A toy dataset is available in the SCISSOR
package:
library(SCISSOR)
data(TOY_data)
This dataset contains base-level coverage of a hypothetical gene TOY including three exons and the whole intronic regions between the exons. Among n=260 cases, there are eight samples with strong shape changes. Here, we aim to identify these eight shape changes using SCISSOR
.
Data preparation
We first obtain pileup data matrix using build_pileup
and genomic ranges using get_Ranges
that will be used as inputs for the function Scissor
:
Gene = toygene_symbol
regions = toygene_regions
pileupData = build_pileup(Pileup=toygene_coverage,regions=regions,
inputType="whole_intron",outputType="part_intron")
geneRanges = get_Ranges(Gene="TOY",regions=regions,outputType="part_intron")
caseIDs = colnames(pileupData)
In practice, you will often obtain pileup data directly from BAM files. This can be done with read_BAM
(see Tutorial). If you do not specify sample IDs, the build_pileup
and read_BAM
will generate the IDs by default as follows:
> head(caseIDs)
[1] "case-1" "case-2" "case-3" "case-4" "case-5" "case-6"
Statistical analysis
The whole procedures of SCISSOR can be performed by using all-in-one function Scissor
(see Tutorial).
ScissorOutput=Scissor(pileupData=pileupData,Ranges=geneRanges)

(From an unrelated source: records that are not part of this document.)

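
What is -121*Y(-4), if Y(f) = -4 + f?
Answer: 968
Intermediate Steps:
-121*Y(-4) = -121*(-4 - 4) = -121*(-8) = 968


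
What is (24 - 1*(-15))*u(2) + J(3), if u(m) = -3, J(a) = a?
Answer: -114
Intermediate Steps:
(24 - 1*(-15))*u(2) + J(3) = (24 - 1*(-15))*(-3) + 3 = (24 + 15)*(-3) + 3 = 39*(-3) + 3 = -117 + 3 = -114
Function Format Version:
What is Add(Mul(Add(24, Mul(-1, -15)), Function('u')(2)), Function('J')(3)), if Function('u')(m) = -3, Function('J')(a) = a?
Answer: -114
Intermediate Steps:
Add(Mul(Add(24, Mul(-1, -15)), Function('u')(2)), Function('J')(3)) = Add(Mul(Add(24, Mul(-1, -15)), -3), 3) = Add(Mul(Add(24, 15), -3), 3) = Add(Mul(39, -3), 3) = Add(-117, 3) = -114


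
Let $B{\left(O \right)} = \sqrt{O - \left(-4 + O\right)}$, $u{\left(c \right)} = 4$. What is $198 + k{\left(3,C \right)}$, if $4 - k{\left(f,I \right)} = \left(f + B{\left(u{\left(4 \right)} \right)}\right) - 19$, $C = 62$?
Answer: $216$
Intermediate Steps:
$B{\left(O \right)} = 2$ ($B{\left(O \right)} = \sqrt{4} = 2$)
$k{\left(f,I \right)} = 21 - f$ ($k{\left(f,I \right)} = 4 - \left(\left(f + 2\right) - 19\right) = 4 - \left(\left(2 + f\right) - 19\right) = 4 - \left(-17 + f\right) = 21 - f$)
$198 + k{\left(3,C \right)} = 198 + \left(21 - 3\right) = 198 + 18 = 216$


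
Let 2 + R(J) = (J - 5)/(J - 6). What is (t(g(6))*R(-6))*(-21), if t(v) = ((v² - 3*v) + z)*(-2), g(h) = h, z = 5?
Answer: -2093/2 ≈ -1046.5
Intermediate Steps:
R(J) = -2 + (-5 + J)/(-6 + J) (R(J) = -2 + (J - 5)/(J - 6) = -2 + (-5 + J)/(-6 + J))
t(v) = -10 - 2*v² + 6*v (t(v) = ((v² - 3*v) + 5)*(-2) = (5 + v² - 3*v)*(-2) = -10 - 2*v² + 6*v)
(t(g(6))*R(-6))*(-21) = ((-10 - 2*6² + 6*6)*((7 - 1*(-6))/(-6 - 6)))*(-21) = ((-10 - 2*36 + 36)*((7 + 6)/(-12)))*(-21) = ((-10 - 72 + 36)*(-1/12*13))*(-21) = -46*(-13/12)*(-21) = (299/6)*(-21) = -2093/2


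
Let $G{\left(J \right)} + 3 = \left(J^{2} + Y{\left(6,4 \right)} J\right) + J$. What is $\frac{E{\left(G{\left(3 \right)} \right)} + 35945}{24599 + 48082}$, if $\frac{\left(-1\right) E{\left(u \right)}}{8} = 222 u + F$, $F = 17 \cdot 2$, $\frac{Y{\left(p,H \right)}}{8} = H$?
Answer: $- \frac{50269}{24227} \approx -2.0749$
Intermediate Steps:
$Y{\left(p,H \right)} = 8 H$
$F = 34$
$G{\left(J \right)} = -3 + J^{2} + 33 J$ ($G{\left(J \right)} = -3 + \left(\left(J^{2} + 8 \cdot 4 J\right) + J\right) = -3 + \left(\left(J^{2} + 32 J\right) + J\right) = -3 + \left(J^{2} + 33 J\right) = -3 + J^{2} + 33 J$)
$E{\left(u \right)} = -272 - 1776 u$ ($E{\left(u \right)} = - 8 \left(222 u + 34\right) = - 8 \left(34 + 222 u\right) = -272 - 1776 u$)
$\frac{E{\left(G{\left(3 \right)} \right)} + 35945}{24599 + 48082} = \frac{\left(-272 - 1776 \left(-3 + 3^{2} + 33 \cdot 3\right)\right) + 35945}{24599 + 48082} = \frac{\left(-272 - 1776 \left(-3 + 9 + 99\right)\right) + 35945}{72681} = \left(\left(-272 - 186480\right) + 35945\right) \frac{1}{72681} = \left(-186752 + 35945\right) \frac{1}{72681} = \left(-150807\right) \frac{1}{72681} = - \frac{50269}{24227}$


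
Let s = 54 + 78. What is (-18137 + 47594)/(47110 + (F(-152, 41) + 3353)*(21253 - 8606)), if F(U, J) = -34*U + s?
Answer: 9819/36493867 ≈ 0.00026906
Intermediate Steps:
s = 132
F(U, J) = 132 - 34*U (F(U, J) = -34*U + 132 = 132 - 34*U)
(-18137 + 47594)/(47110 + (F(-152, 41) + 3353)*(21253 - 8606)) = (-18137 + 47594)/(47110 + ((132 - 34*(-152)) + 3353)*(21253 - 8606)) = 29457/(47110 + ((132 + 5168) + 3353)*12647) = 29457/(47110 + (5300 + 3353)*12647) = 29457/(47110 + 8653*12647) = 29457/(47110 + 109434491) = 29457/109481601 = 29457*(1/109481601) = 9819/36493867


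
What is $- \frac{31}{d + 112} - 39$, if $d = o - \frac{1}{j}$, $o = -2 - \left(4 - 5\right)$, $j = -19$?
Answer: $- \frac{82879}{2110} \approx -39.279$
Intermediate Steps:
$o = -1$ ($o = -2 - -1 = -2 + 1 = -1$)
$d = - \frac{18}{19}$ ($d = -1 - \frac{1}{-19} = -1 - - \frac{1}{19} = -1 + \frac{1}{19} = - \frac{18}{19} \approx -0.94737$)
$- \frac{31}{d + 112} - 39 = - \frac{31}{- \frac{18}{19} + 112} - 39 = - \frac{31}{\frac{2110}{19}} - 39 = \left(-31\right) \frac{19}{2110} - 39 = - \frac{589}{2110} - 39 = - \frac{82879}{2110}$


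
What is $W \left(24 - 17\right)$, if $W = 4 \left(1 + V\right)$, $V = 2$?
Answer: $84$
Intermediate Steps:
$W = 12$ ($W = 4 \left(1 + 2\right) = 4 \cdot 3 = 12$)
$W \left(24 - 17\right) = 12 \left(24 - 17\right) = 12 \cdot 7 = 84$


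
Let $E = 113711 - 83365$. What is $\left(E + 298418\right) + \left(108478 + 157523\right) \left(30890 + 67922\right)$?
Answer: $26284419576$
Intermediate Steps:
$E = 30346$ ($E = 113711 - 83365 = 30346$)
$\left(E + 298418\right) + \left(108478 + 157523\right) \left(30890 + 67922\right) = \left(30346 + 298418\right) + \left(108478 + 157523\right) \left(30890 + 67922\right) = 328764 + 266001 \cdot 98812 = 328764 + 26284090812 = 26284419576$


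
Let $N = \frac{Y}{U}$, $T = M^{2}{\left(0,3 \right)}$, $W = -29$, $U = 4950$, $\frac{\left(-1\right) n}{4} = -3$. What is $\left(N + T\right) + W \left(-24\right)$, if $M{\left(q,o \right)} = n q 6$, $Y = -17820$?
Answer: $\frac{3462}{5} \approx 692.4$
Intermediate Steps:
$n = 12$ ($n = \left(-4\right) \left(-3\right) = 12$)
$M{\left(q,o \right)} = 72 q$ ($M{\left(q,o \right)} = 12 q 6 = 72 q$)
$T = 0$ ($T = \left(72 \cdot 0\right)^{2} = 0^{2} = 0$)
$N = - \frac{18}{5}$ ($N = - \frac{17820}{4950} = \left(-17820\right) \frac{1}{4950} = - \frac{18}{5} \approx -3.6$)
$\left(N + T\right) + W \left(-24\right) = \left(- \frac{18}{5} + 0\right) - -696 = - \frac{18}{5} + 696 = \frac{3462}{5}$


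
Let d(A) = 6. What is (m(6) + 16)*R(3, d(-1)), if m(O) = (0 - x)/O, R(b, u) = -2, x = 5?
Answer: -91/3 ≈ -30.333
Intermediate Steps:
m(O) = -5/O (m(O) = (0 - 1*5)/O = (0 - 5)/O = -5/O)
(m(6) + 16)*R(3, d(-1)) = (-5/6 + 16)*(-2) = (91/6)*(-2) = -91/3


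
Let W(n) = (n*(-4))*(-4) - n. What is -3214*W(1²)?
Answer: -48210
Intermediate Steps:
W(n) = 15*n (W(n) = -4*n*(-4) - n = 16*n - n = 15*n)
-3214*W(1²) = -48210*1² = -48210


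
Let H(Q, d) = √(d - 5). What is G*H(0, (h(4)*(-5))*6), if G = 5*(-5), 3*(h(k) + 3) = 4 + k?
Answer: -25*√5 ≈ -55.902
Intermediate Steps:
h(k) = -5/3 + k/3 (h(k) = -3 + (4 + k)/3 = -3 + (4/3 + k/3) = -5/3 + k/3)
H(Q, d) = √(-5 + d)
G = -25
G*H(0, (h(4)*(-5))*6) = -25*√(-5 + ((-5/3 + (⅓)*4)*(-5))*6) = -25*√(-5 + ((-5/3 + 4/3)*(-5))*6) = -25*√(-5 - ⅓*(-5)*6) = -25*√(-5 + (5/3)*6) = -25*√(-5 + 10) = -25*√5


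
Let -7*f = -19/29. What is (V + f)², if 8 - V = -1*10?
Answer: 13490929/41209 ≈ 327.38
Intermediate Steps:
f = 19/203 (f = -(-19)/(7*29) = -⅐*(-19/29) = 19/203 ≈ 0.093596)
V = 18 (V = 8 - (-1)*10 = 8 - 1*(-10) = 8 + 10 = 18)
(V + f)² = (18 + 19/203)² = (3673/203)² = 13490929/41209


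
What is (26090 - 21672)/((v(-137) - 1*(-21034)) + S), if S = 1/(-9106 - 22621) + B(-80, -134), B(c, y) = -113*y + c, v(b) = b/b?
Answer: 70084943/572624759 ≈ 0.12239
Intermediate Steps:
v(b) = 1
B(c, y) = c - 113*y
S = 477872073/31727 (S = 1/(-9106 - 22621) + (-80 - 113*(-134)) = 1/(-31727) + (-80 + 15142) = -1/31727 + 15062 = 477872073/31727 ≈ 15062.)
(26090 - 21672)/((v(-137) - 1*(-21034)) + S) = (26090 - 21672)/((1 - 1*(-21034)) + 477872073/31727) = 4418/((1 + 21034) + 477872073/31727) = 4418/(21035 + 477872073/31727) = 4418/(1145249518/31727) = 4418*(31727/1145249518) = 70084943/572624759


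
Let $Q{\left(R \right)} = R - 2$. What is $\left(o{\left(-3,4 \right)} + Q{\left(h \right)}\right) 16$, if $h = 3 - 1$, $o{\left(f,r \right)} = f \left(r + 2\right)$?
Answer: $-288$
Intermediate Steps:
$o{\left(f,r \right)} = f \left(2 + r\right)$
$h = 2$
$Q{\left(R \right)} = -2 + R$
$\left(o{\left(-3,4 \right)} + Q{\left(h \right)}\right) 16 = \left(- 3 \left(2 + 4\right) + \left(-2 + 2\right)\right) 16 = \left(\left(-3\right) 6 + 0\right) 16 = \left(-18 + 0\right) 16 = \left(-18\right) 16 = -288$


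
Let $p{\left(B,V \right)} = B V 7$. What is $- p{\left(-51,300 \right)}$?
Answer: $107100$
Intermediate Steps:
$p{\left(B,V \right)} = 7 B V$
$- p{\left(-51,300 \right)} = - 7 \left(-51\right) 300 = \left(-1\right) \left(-107100\right) = 107100$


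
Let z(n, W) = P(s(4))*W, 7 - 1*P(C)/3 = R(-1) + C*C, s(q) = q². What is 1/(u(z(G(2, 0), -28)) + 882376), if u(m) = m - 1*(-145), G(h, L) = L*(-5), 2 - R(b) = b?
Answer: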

The object ScissorOutput is a large list containing the results. The identified shape changes are saved in ScissorOutput$SC
and the resulting outlyingness scores from each of the global and local procedures are saved in ScissorOutput$GSC$OS
and ScissorOutput$LSC$OS
, respectively. You can plot the outlyingness scores using plot_ScissorOS
:
par(mfrow=c(1,2))
plot_ScissorOS(object=ScissorOutput,colmat=NULL,textSC=TRUE)
The figures show the indices of outlier samples with the kernel desntify estimates from the scores.
You can also visualize the identified shape changes using plot_pileup
:
par(mfrow=c(4,2),mar=c(2,2,2,2))
for (case in ScissorOutput$SC) {
plot_pileup(Pileup=ScissorOutput$logData,Ranges=geneRanges,cases=case,
logcount=ScissorOutput$logshiftVal)
}
The first seven outliers are associated with exon skipping or intron retention whereas the last outlier is showing small deletion in the middle of the first exon.